Lots of sleep. Her mind felt like her television looked the static whiteout when there was no signal, and it was going to take hours to work the burgeoning kinks out of her back.

She drove back to the office. There was an area floodlight affixed to the side of the building, one of the few that hadn't been doused, and she parked in its glow, glad to be back from the strange nighttime world that was the tank farm. Place had always given her the creeps. Especially after dark. But like those monsters from childhood it was a stupid fear. The others would agree, she imagined. Maybe she'd do okay here.

The rounded shape of Reed's cruiser appeared as she was unloading her stuff from the cab. She paid the deputy no mind until he was even with the rear bumper of the Ford. Until then she assumed he was being courteous - coming to get the truck door, as she had a number of things to carry - but then she saw the hand resting on the butt of his service pistol.

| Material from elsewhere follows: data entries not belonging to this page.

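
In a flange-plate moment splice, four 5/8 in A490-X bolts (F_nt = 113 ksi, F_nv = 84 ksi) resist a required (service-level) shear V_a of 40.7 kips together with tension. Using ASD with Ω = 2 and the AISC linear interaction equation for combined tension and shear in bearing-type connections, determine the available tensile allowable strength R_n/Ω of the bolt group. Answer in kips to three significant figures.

A_b = π·0.625²/4 = 0.3068 in²; f_rv = 40.7 / (4 × 0.3068) = 33.17 ksi.
F'_nt = 1.3 F_nt − (Ω F_nt / F_nv) f_rv = 1.3·113 − (2·113/84)·33.17 = 57.67 ksi, capped at F_nt → F'_nt = 57.67 ksi.
R_n = F'_nt · A_b · n = 57.67 × 0.3068 × 4 = 70.77 kips.
Allowable strength R_n/Ω = 70.77 / 2 = 35.4 kips.

35.4 kips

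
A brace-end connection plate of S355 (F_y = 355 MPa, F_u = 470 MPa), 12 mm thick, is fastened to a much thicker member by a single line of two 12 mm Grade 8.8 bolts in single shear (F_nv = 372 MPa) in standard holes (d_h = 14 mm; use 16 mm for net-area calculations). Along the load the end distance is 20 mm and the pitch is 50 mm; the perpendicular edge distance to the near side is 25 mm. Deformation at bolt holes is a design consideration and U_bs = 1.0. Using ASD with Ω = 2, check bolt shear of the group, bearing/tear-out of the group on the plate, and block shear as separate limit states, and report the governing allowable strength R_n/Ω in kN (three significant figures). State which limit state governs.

42.1 kN (bolt shear governs)

Bolt shear: A_b = π·12²/4 = 113.1 mm²; R_n = 372 × 113.1 × 2 × 1 / 1000 = 84.14 kN → 84.14 / 2 = 42.1 kN.
Bearing: edge l_c = 13, r_n = 87.98 kN; interior l_c = 36, r_n = 162.4 kN; R_n = 87.98 + 1·162.4 = 250.4 kN → 125 kN.
Block shear: A_gv = 840, A_nv = 552, A_nt = 204 mm²; R_n = min(0.6F_uA_nv, 0.6F_yA_gv) + U_bs·F_u·A_nt = 251.5 kN → 126 kN.
Bolt shear governs: 42.1 kN.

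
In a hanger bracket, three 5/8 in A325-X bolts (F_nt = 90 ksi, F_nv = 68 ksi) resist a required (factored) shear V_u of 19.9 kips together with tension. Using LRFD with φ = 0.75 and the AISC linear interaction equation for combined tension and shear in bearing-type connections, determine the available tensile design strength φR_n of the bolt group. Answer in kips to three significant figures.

A_b = π·0.625²/4 = 0.3068 in²; f_rv = 19.9 / (3 × 0.3068) = 21.62 ksi.
F'_nt = 1.3 F_nt − (F_nt / φF_nv) f_rv = 1.3·90 − (90/(0.75·68))·21.62 = 78.84 ksi, capped at F_nt → F'_nt = 78.84 ksi.
R_n = F'_nt · A_b · n = 78.84 × 0.3068 × 3 = 72.57 kips.
Design strength φR_n = 0.75 × 72.57 = 54.4 kips.

54.4 kips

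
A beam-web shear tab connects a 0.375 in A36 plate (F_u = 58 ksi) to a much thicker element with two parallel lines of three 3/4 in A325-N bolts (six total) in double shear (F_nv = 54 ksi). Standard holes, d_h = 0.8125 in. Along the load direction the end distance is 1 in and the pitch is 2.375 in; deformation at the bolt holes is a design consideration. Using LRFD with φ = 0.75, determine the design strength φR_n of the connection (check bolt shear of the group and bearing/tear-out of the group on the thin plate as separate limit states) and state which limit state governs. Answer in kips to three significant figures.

141 kips (bearing governs)

Bolt shear: A_b = π·0.75²/4 = 0.4418 in²; R_n = 54 × 0.4418 × 6 × 2 = 286.3 kips → 0.75 × 286.3 = 215 kips.
Bearing (1.2 l_c t F_u ≤ 2.4 d t F_u): upper limit = 2.4·0.75·0.375·58 = 39.15 kips.
  Edge l_c = 1 − 0.8125/2 = 0.5938 → r_n = 15.5 kips; interior l_c = 2.375 − 0.8125 = 1.562 → r_n = 39.15 kips.
  R_n,bearing = 2·15.5 + 4·39.15 = 187.6 kips → 0.75 × 187.6 = 141 kips.
Bearing governs: 141 kips.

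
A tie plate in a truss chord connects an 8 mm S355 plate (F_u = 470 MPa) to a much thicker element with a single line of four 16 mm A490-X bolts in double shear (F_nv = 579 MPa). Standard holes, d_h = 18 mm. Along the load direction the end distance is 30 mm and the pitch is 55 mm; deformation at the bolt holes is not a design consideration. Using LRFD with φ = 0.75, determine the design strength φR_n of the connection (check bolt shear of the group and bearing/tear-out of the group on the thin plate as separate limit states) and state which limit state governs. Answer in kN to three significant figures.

Bolt shear: A_b = π·16²/4 = 201.1 mm²; R_n = 579 × 201.1 × 4 × 2 / 1000 = 931.3 kN → 0.75 × 931.3 = 698 kN.
Bearing (1.5 l_c t F_u ≤ 3.0 d t F_u): upper limit = 3.0·16·8·470 / 1000 = 180.5 kN.
  Edge l_c = 30 − 18/2 = 21 → r_n = 118.4 kN; interior l_c = 55 − 18 = 37 → r_n = 180.5 kN.
  R_n,bearing = 1·118.4 + 3·180.5 = 659.9 kN → 0.75 × 659.9 = 495 kN.
Bearing governs: 495 kN.

495 kN (bearing governs)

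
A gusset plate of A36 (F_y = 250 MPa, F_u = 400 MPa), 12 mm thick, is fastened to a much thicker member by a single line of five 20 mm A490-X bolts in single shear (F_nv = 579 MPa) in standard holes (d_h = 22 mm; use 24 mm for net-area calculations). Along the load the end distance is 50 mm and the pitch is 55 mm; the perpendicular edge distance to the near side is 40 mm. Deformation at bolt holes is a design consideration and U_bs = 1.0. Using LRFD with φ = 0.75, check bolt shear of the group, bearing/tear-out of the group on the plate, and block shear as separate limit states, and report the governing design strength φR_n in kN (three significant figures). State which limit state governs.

Bolt shear: A_b = π·20²/4 = 314.2 mm²; R_n = 579 × 314.2 × 5 × 1 / 1000 = 909.5 kN → 0.75 × 909.5 = 682 kN.
Bearing: edge l_c = 39, r_n = 224.6 kN; interior l_c = 33, r_n = 190.1 kN; R_n = 224.6 + 4·190.1 = 985 kN → 739 kN.
Block shear: A_gv = 3240, A_nv = 1944, A_nt = 336 mm²; R_n = min(0.6F_uA_nv, 0.6F_yA_gv) + U_bs·F_u·A_nt = 601 kN → 451 kN.
Block shear governs: 451 kN.

451 kN (block shear governs)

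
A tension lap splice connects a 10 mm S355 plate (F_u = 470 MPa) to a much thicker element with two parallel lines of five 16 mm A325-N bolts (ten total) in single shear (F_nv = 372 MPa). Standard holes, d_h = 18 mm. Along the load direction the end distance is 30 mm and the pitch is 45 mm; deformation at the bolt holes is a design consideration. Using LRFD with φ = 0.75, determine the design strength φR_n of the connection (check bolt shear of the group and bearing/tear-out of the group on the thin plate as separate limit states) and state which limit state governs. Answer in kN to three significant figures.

Bolt shear: A_b = π·16²/4 = 201.1 mm²; R_n = 372 × 201.1 × 10 × 1 / 1000 = 748 kN → 0.75 × 748 = 561 kN.
Bearing (1.2 l_c t F_u ≤ 2.4 d t F_u): upper limit = 2.4·16·10·470 / 1000 = 180.5 kN.
  Edge l_c = 30 − 18/2 = 21 → r_n = 118.4 kN; interior l_c = 45 − 18 = 27 → r_n = 152.3 kN.
  R_n,bearing = 2·118.4 + 8·152.3 = 1455 kN → 0.75 × 1455 = 1090 kN.
Bolt shear governs: 561 kN.

561 kN (bolt shear governs)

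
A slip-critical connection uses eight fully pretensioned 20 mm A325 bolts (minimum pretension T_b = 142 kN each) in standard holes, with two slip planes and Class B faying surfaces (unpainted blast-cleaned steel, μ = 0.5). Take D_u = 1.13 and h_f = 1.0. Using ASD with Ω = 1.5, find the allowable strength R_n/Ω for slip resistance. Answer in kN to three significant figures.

R_n = μ · D_u · h_f · T_b · n_s · n_b = 0.5 × 1.13 × 1.0 × 142 × 2 × 8 = 1284 kN.
Allowable strength R_n/Ω = 1284 / 1.5 = 856 kN.

856 kN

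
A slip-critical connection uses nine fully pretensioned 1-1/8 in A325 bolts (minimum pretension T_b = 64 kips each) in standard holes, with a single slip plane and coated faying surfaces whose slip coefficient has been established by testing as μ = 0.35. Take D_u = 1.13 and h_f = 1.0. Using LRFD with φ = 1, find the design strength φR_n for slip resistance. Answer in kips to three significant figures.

228 kips

R_n = μ · D_u · h_f · T_b · n_s · n_b = 0.35 × 1.13 × 1.0 × 64 × 1 × 9 = 227.8 kips.
Design strength φR_n = 1 × 227.8 = 228 kips.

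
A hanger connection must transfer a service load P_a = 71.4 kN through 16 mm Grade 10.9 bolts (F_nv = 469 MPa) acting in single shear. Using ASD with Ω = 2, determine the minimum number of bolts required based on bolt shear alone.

A_b = π·16²/4 = 201.1 mm².
Per-bolt allowable strength R_n/Ω = 469 × 201.1 × 1 / 1000 / 2 = 47.15 kN.
n ≥ 71.4 / 47.15 = 1.514 → use 2 bolts.

2 bolts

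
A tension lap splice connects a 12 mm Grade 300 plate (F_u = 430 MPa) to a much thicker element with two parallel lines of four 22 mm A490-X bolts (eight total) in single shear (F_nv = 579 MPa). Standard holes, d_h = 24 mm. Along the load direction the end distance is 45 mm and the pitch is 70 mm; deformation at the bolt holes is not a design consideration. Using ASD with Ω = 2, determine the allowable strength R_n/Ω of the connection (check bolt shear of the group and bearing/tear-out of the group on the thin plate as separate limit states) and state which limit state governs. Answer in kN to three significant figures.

880 kN (bolt shear governs)

Bolt shear: A_b = π·22²/4 = 380.1 mm²; R_n = 579 × 380.1 × 8 × 1 / 1000 = 1761 kN → 1761 / 2 = 880 kN.
Bearing (1.5 l_c t F_u ≤ 3.0 d t F_u): upper limit = 3.0·22·12·430 / 1000 = 340.6 kN.
  Edge l_c = 45 − 24/2 = 33 → r_n = 255.4 kN; interior l_c = 70 − 24 = 46 → r_n = 340.6 kN.
  R_n,bearing = 2·255.4 + 6·340.6 = 2554 kN → 2554 / 2 = 1280 kN.
Bolt shear governs: 880 kN.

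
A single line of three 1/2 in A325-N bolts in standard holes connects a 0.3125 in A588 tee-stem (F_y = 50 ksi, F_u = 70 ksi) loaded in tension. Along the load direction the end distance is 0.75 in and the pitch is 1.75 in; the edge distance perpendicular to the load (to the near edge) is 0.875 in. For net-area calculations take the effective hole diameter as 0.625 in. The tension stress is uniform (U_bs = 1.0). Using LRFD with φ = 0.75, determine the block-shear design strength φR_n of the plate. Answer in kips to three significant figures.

35.7 kips

Shear plane L_v = 0.75 + 2·1.75 = 4.25 in; A_gv = 4.25 × 0.3125 = 1.328 in².
A_nv = (4.25 − 2.5·0.625) × 0.3125 = 0.8398 in².
A_nt = (0.875 − 0.5·0.625) × 0.3125 = 0.1758 in².
0.6 F_u A_nv = 35.27 kips; 0.6 F_y A_gv = 39.84 kips → shear rupture governs the shear term.
R_n = 35.27 + 1.0 × 70 × 0.1758 = 47.58 kips.
Design strength φR_n = 0.75 × 47.58 = 35.7 kips.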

"You run into some trouble?" he asked.

She hesitated, the ghost of the mastered fear springing up like a tiny match in the midst of a vast and depthless pit. The seed of doubt. Did she tell him? Could she tell him without sounding like a head case? Surely he dealt with maladjusted people often enough, but she meant to go home tonight. Not to the mental hospital.

Reed stepped back and gestured with his chin at the back of the truck. "Maybe you could explain this to me."

Cautious, she stepped around the bumper. The flashlight, notepad, and truck keys hit the ground and her hands flew to her mouth.

"Oh Jesus," she said.

The back of the truck was smeared with something dark and greasy. In two or three places she could make out the definite shape of a handprint. Slowly she reached to the cabinet and touched on the marks. The stuff was warm. Sticky. And under the brilliant illumination of Reed's duty light, a deep dark red.